M. le président. Quel est l’avis de la commission ?
Mme Céline Boulay-Espéronnier, rapporteure. Le présent amendement vise à prévoir explicitement la possibilité pour la métropole de Lyon de verser une subvention aux librairies.
Il souligne utilement le statut spécifique de la métropole de Lyon, issu de la loi du 27 janvier 2014. Je rappelle cependant que l’article L. 3611-4 du code général des collectivités territoriales prévoit que, pour l’exercice de ses compétences, la métropole de Lyon dispose des mêmes droits et est soumise aux mêmes obligations que les EPCI à fiscalité propre.
Dès lors, il me semble que la précision apportée par l’amendement est superfétatoire, mais il est essentiel que Mme la ministre puisse confirmer ma lecture des textes. Aussi, je sollicite l’avis du Gouvernement sur cet amendement.
M. le président. Quel est l’avis du Gouvernement ?
Mme Roselyne Bachelot, ministre. L’argumentation de la rapporteure est parfaitement pertinente ! Le texte est très clair et répond complètement à la crainte soulevée par M. Dossus. L’amendement est inutile.
L’avis est donc défavorable.
M. le président. Monsieur Dossus, l’amendement n° 5 est-il maintenu ?
M. Thomas Dossus. Non, je le retire, monsieur le président.
M. le président. L’amendement n° 5 est retiré.
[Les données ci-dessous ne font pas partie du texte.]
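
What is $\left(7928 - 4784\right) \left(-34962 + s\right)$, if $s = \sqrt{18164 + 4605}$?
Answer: $-109920528 + 3144 \sqrt{22769} \approx -1.0945 \cdot 10^{8}$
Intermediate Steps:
$s = \sqrt{22769} \approx 150.89$
$\left(7928 - 4784\right) \left(-34962 + s\right) = \left(7928 - 4784\right) \left(-34962 + \sqrt{22769}\right) = 3144 \left(-34962 + \sqrt{22769}\right) = -109920528 + 3144 \sqrt{22769}$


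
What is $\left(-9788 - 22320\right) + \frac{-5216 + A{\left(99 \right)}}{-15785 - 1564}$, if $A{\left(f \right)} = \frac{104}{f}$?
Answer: $- \frac{55146611228}{1717551} \approx -32108.0$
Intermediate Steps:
$\left(-9788 - 22320\right) + \frac{-5216 + A{\left(99 \right)}}{-15785 - 1564} = \left(-9788 - 22320\right) + \frac{-5216 + \frac{104}{99}}{-15785 - 1564} = -32108 + \frac{-5216 + 104 \cdot \frac{1}{99}}{-17349} = -32108 + \left(-5216 + \frac{104}{99}\right) \left(- \frac{1}{17349}\right) = -32108 - - \frac{516280}{1717551} = -32108 + \frac{516280}{1717551} = - \frac{55146611228}{1717551}$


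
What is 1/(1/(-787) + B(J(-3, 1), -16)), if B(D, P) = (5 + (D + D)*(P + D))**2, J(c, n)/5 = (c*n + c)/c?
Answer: 787/10408074 ≈ 7.5614e-5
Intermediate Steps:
J(c, n) = 5*(c + c*n)/c (J(c, n) = 5*((c*n + c)/c) = 5*((c + c*n)/c) = 5*(c + c*n)/c)
B(D, P) = (5 + 2*D*(D + P))**2 (B(D, P) = (5 + (2*D)*(D + P))**2 = (5 + 2*D*(D + P))**2)
1/(1/(-787) + B(J(-3, 1), -16)) = 1/(1/(-787) + (5 + 2*(5 + 5*1)**2 + 2*(5 + 5*1)*(-16))**2) = 1/(-1/787 + (5 + 2*(5 + 5)**2 + 2*(5 + 5)*(-16))**2) = 1/(-1/787 + (5 + 2*10**2 + 2*10*(-16))**2) = 1/(-1/787 + (5 + 2*100 - 320)**2) = 1/(-1/787 + (5 + 200 - 320)**2) = 1/(-1/787 + (-115)**2) = 1/(-1/787 + 13225) = 1/(10408074/787) = 787/10408074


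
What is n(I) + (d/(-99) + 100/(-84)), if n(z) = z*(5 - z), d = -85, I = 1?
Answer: 2542/693 ≈ 3.6681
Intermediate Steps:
n(I) + (d/(-99) + 100/(-84)) = 1*(5 - 1*1) + (-85/(-99) + 100/(-84)) = 1*(5 - 1) + (-85*(-1/99) + 100*(-1/84)) = 1*4 + (85/99 - 25/21) = 4 - 230/693 = 2542/693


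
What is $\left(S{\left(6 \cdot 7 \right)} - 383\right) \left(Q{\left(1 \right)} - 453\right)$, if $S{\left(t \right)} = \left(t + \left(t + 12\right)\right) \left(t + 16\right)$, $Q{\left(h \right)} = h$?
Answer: $-2343620$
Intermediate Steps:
$S{\left(t \right)} = \left(12 + 2 t\right) \left(16 + t\right)$ ($S{\left(t \right)} = \left(t + \left(12 + t\right)\right) \left(16 + t\right) = \left(12 + 2 t\right) \left(16 + t\right)$)
$\left(S{\left(6 \cdot 7 \right)} - 383\right) \left(Q{\left(1 \right)} - 453\right) = \left(\left(192 + 2 \left(6 \cdot 7\right)^{2} + 44 \cdot 6 \cdot 7\right) - 383\right) \left(1 - 453\right) = \left(\left(192 + 2 \cdot 42^{2} + 44 \cdot 42\right) - 383\right) \left(-452\right) = \left(\left(192 + 2 \cdot 1764 + 1848\right) - 383\right) \left(-452\right) = \left(\left(192 + 3528 + 1848\right) - 383\right) \left(-452\right) = \left(5568 - 383\right) \left(-452\right) = 5185 \left(-452\right) = -2343620$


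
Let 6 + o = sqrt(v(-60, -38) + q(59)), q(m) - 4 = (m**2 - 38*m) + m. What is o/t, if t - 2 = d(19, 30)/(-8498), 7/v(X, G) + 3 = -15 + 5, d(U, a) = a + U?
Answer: -2428/807 + 1214*sqrt(219947)/31473 ≈ 15.081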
Je mets aux voix l’article 2.
(L’article 2 est adopté.)
Article 3
I. – Le code de la propriété intellectuelle est ainsi modifié :
1° L’article L. 132-15 est ainsi modifié :
a) Après le troisième alinéa, il est inséré un alinéa ainsi rédigé :
« Lorsque la cessation d’activité de l’entreprise d’édition est prononcée, soit conséquemment à une décision judiciaire de liquidation, soit du fait d’une cessation d’activité volontaire, un état des comptes à date de la cessation est produit et adressé à chaque auteur sous contrat avec l’entreprise. Cet état des comptes doit faire apparaître le nombre d’exemplaires des ouvrages vendus depuis la dernière reddition des comptes établie, le montant des droits dus à son auteur au titre de ces ventes, ainsi que le nombre d’exemplaires disponibles dans le stock de l’éditeur. L’éditeur en cas de cession volontaire ou le liquidateur en cas de décision judiciaire de liquidation fournit à l’auteur les informations qu’il a recueillies auprès des distributeurs et des détaillants sur le nombre d’exemplaires restant disponibles. » ;
b) Le quatrième alinéa est ainsi modifié :
– le mot : « trois » est remplacé par le mot : « six » ;
– après le mot : « prononcée, », la fin est ainsi rédigée : « le contrat est résilié de plein droit. » ;
2° Après l’article L. 132-17-1, il est inséré un article L. 132-17-1-1 ainsi rédigé :
« Art. L. 132-17-1-1. – Dans le cas d’une édition d’un livre sous forme imprimée, les parties peuvent convenir d’une provision pour retours d’exemplaires invendus. Le contrat d’édition détermine alors le taux et l’assiette de la provision ou, à défaut, le principe de calcul du montant de la provision à venir. » ;
3° L’article L. 132-17-3 est ainsi modifié :
a) Le 1° du I est complété par les mots : « et, si le contrat d’édition prévoit une provision pour retours d’exemplaires invendus, le montant de la provision constituée et ses modalités de calcul » ;
b) Avant le dernier alinéa du même I, il est inséré un alinéa ainsi rédigé :
« Les droits issus de l’exploitation de plusieurs livres d’un même auteur régis par des contrats d’édition distincts ne peuvent pas être compensés entre eux sauf convention contraire distincte des contrats d’édition, et conclue dans les conditions prévues par l’accord rendu obligatoire mentionné à l’article L. 132-17-8. » ;
4° Le II de l’article L. 132-17-8 est ainsi modifié :
a) Le 4° est complété par les mots : « et les dérogations contractuelles relatives à la compensation des droits issus de l’exploitation de plusieurs livres » ;
b) Il est ajouté un 10° ainsi rédigé :
« 10° De l’article L. 132-17-1-1 relatives aux conditions de constitution des provisions pour retours d’exemplaires invendus. » ;
5° La section 1 du chapitre II du titre III du livre Ier de la première partie est complétée par une sous-section 3 ainsi rédigée :
« Sous-section 3
« Dispositions particulières applicables à l’édition d’une œuvre musicale
« Art. L. 132-17-9. – Les accords relatifs aux obligations respectives des auteurs et des éditeurs de musique, à la sanction de leur non-respect et traitant des usages professionnels, conclus entre les organisations professionnelles représentatives des auteurs et les organisations professionnelles représentatives des éditeurs de musique, peuvent être étendus à l’ensemble des intéressés par arrêté du ministre chargé de la culture. »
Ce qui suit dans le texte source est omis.